I have two weekends away with friends planned for next year already and third in the pipeline. OH has none but wouldn’t dream of telling me he didn’t want me to go.

I think it mainly comes down to finances and whether he’s generally a good father and partner and does his fair share.

Pinkchocolate · 14/11/2021 20:46

Wanting to go is fine. The issue is if you can afford it, make it work in terms of childcare and how he would react to you going. It wouldn’t bother me (if finances allowed) but my husband is fine about taking the load if I want to go away. I’ve been on a few spa weekends since we’ve had kids and he’s never moaned about picking up the slack with childcare.

userisi · 14/11/2021 20:55

My DH goes away for months at a time (including leaving me with newborns and toddlers), albeit for work, so a week for leisure wouldn't bother me at all. It would depend entirely on whether we could afford it, and comfortably so in order for me to have a similar treat!

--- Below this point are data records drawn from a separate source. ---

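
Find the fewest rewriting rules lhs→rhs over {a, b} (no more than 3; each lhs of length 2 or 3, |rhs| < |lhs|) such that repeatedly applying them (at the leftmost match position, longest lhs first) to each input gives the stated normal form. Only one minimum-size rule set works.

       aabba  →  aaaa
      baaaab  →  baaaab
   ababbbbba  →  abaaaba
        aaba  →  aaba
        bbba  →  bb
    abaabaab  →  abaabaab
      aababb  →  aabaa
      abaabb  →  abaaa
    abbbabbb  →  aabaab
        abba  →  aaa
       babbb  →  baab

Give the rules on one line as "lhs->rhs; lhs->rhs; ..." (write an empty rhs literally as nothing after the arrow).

  | aabba => aaaa
  | baaaab
  | ababbbbba => abaabbba => abaaaba
  | aaba

abb->aa; bba->b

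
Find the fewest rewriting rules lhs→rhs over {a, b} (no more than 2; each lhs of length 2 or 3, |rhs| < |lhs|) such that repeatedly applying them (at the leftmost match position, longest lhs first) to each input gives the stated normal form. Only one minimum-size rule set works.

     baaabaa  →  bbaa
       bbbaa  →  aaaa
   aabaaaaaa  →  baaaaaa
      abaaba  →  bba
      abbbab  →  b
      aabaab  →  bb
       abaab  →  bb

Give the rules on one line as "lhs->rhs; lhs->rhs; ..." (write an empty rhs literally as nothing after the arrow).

ab->b; bbb->aa

  | baaabaa => baabaa => babaa => bbaa
  | bbbaa => aaaa
  | aabaaaaaa => abaaaaaa => baaaaaa
  | abaaba => baaba => baba => bba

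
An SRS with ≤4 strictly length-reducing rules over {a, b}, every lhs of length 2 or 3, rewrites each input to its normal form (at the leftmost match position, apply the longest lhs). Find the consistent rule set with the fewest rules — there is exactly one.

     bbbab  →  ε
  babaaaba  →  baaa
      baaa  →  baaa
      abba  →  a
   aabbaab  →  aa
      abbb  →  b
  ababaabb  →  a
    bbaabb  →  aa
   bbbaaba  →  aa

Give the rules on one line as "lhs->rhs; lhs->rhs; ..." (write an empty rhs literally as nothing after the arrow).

ab->; abb->; bb->a

  | bbbab => abab => ab => ε
  | babaaaba => baaaba => baaa
  | baaa
  | abba => a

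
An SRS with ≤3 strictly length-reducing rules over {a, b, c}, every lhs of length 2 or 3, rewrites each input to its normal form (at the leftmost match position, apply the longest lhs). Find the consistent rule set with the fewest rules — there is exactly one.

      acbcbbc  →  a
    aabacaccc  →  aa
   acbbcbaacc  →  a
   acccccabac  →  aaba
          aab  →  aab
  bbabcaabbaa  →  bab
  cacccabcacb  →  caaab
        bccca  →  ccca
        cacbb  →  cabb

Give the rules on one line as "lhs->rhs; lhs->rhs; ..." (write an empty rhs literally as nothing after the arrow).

ac->a; baa->; bc->c

  | acbcbbc => abcbbc => acbbc => abbc => abc => ac => a
  | aabacaccc => aabaaccc => aaccc => aacc => aac => aa
  | acbbcbaacc => abbcbaacc => abcbaacc => acbaacc => abaacc => acc => ac => a
  | acccccabac => accccabac => acccabac => accabac => acabac => aabac => aaba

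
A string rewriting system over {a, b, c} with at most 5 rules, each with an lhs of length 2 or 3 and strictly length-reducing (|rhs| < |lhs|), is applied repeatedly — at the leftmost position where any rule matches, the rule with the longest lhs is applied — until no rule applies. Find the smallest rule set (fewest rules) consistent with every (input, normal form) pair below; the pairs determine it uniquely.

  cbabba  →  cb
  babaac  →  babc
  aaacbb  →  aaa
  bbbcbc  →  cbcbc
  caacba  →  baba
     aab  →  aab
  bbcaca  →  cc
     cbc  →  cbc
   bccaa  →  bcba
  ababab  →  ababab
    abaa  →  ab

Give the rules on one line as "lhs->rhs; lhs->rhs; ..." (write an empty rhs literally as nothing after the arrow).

ac->a; baa->b; bb->c; ca->b

  | cbabba => cbaca => cbaa => cb
  | babaac => babc
  | aaacbb => aaabb => aaac => aaa
  | bbbcbc => cbcbc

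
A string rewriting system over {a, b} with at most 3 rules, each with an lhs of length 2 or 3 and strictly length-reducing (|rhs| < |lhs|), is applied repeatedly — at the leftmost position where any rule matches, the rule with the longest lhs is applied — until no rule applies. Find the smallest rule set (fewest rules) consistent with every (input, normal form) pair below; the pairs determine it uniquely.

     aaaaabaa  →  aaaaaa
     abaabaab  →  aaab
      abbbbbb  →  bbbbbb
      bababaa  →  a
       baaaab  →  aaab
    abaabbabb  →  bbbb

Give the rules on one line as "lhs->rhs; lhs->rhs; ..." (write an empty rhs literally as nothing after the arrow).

abb->bb; baa->a

  | aaaaabaa => aaaaaa
  | abaabaab => aabaab => aaab
  | abbbbbb => bbbbbb
  | bababaa => babaa => baa => a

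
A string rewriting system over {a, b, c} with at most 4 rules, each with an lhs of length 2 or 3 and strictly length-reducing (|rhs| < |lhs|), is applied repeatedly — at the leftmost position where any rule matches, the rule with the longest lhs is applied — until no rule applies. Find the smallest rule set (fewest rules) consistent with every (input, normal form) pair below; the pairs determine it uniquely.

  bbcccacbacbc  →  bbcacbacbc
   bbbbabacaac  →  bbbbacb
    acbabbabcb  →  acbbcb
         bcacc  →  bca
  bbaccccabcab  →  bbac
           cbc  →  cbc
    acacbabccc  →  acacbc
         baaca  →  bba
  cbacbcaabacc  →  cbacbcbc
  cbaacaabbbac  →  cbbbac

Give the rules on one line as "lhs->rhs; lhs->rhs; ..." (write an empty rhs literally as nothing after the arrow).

  | bbcccacbacbc => bbcacbacbc
  | bbbbabacaac => bbbbacaac => bbbbacb
  | acbabbabcb => acbbabcb => acbbcb
  | bcacc => bca

aac->b; ab->; cc->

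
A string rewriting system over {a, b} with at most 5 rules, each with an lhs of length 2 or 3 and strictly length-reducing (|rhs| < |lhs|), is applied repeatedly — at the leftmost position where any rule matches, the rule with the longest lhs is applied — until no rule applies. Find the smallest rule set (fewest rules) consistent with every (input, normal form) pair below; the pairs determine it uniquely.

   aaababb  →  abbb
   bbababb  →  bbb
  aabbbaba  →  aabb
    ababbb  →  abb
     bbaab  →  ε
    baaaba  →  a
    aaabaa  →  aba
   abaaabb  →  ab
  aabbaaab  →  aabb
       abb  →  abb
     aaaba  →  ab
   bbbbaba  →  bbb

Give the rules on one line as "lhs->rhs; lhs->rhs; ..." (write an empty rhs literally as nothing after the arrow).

  | aaababb => abbabb => abbb
  | bbababb => bbabb => bbb
  | aabbbaba => aabbba => aabb
  | ababbb => abb

aaa->ab; baa->b; bab->; bba->b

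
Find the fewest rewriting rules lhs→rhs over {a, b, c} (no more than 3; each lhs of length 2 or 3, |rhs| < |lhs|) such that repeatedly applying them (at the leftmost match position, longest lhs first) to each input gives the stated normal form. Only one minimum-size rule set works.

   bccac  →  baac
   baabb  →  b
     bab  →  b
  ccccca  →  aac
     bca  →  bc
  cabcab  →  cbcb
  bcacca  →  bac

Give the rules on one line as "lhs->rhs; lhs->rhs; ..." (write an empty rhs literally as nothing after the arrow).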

2Hot2Handle · 14/11/2021 21:14

As another poster said, your DH is wrong making you make the decision on this, when really he should be coming to the conclusion himself that it wouldn’t be fair to his family to go.
Maybe tell him that you’d really struggle to manage on your own for a week, as no doubt he probably would, and you’re concerned about the DC going through abandonment issues, given they’re so young and won’t understand his sudden absence. Then go quiet on the subject and let him make the decision, which hopefully will be the loving, supportive one.